Et si la clef de notre bonheur au travail tenait en seulement deux syllabes ? Pleins feux sur le fika, une coutume qui nous vient tout droit de Scandinavie, et plus particulièrement de Suède.

Le fika est une véritable institution sociale en Suède

Une tradition incontournable, une habitude à laquelle on ne déroge pas. Le concept est simple : il s’agit de s’octroyer une vraie pause autour d’une boisson chaude et d’une pâtisserie, une ou deux fois dans la journée, généralement au milieu de la matinée et de l’après-midi. L’idée est de profiter pleinement de l’instant présent, de ce temps que l’on s’accorde toujours en bonne compagnie, que ce soit avec sa famille, ses amis ou encore ses collègues. Ce moment sacré conjugue détente et réconfort.
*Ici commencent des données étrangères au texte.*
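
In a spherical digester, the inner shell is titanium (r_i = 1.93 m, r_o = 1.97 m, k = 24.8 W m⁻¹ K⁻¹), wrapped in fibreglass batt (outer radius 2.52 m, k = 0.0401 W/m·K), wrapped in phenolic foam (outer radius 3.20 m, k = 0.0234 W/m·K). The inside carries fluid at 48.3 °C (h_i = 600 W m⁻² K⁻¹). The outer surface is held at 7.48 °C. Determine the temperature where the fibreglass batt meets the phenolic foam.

T = 30.6 °C

Series thermal resistances, inner to outer:
  R_conv,in = 1/(4πr²h) = 1/(4π·1.93²·600) = 3.561×10^-5 K/W
  R_titanium = (1/1.93 − 1/1.97)/(4πk) = 0.01052/(4π·24.8) = 3.376×10^-5 K/W
  R_fibreglass batt = (1/1.97 − 1/2.52)/(4πk) = 0.1108/(4π·0.0401) = 0.2199 K/W
  R_phenolic foam = (1/2.52 − 1/3.20)/(4πk) = 0.08433/(4π·0.0234) = 0.2868 K/W
ΣR = 3.561×10^-5 + 3.376×10^-5 + 0.2199 + 0.2868 = 0.5068 K/W
Q = ΔT/ΣR = (48.3 °C − 7.48 °C)/0.5068 = 80.54 W
From the inner boundary to the fibreglass batt/phenolic foam interface, ΣR_partial = 0.2200 K/W.
T_interface = T_in − Q·ΣR_partial = 48.3 °C − (80.54)(0.2200) = 30.6 °C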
Placé sous le signe du partage, il permet de prendre du recul sur son activité, de décompresser, de déconnecter et de faire le plein d’énergie en toute quiétude. Vous vous dites peut-être : « Eh bien quoi ? Moi aussi, je fika tous les dimanches ! ». Oui, mais là où cela devient intéressant, c’est que chez nos amis Suédois, le fika fait partie du quotidien de la vie en entreprise. Et il y a fort à parier que si cette coutume est si fermement ancrée, c’est qu’on ne compte plus ses bienfaits.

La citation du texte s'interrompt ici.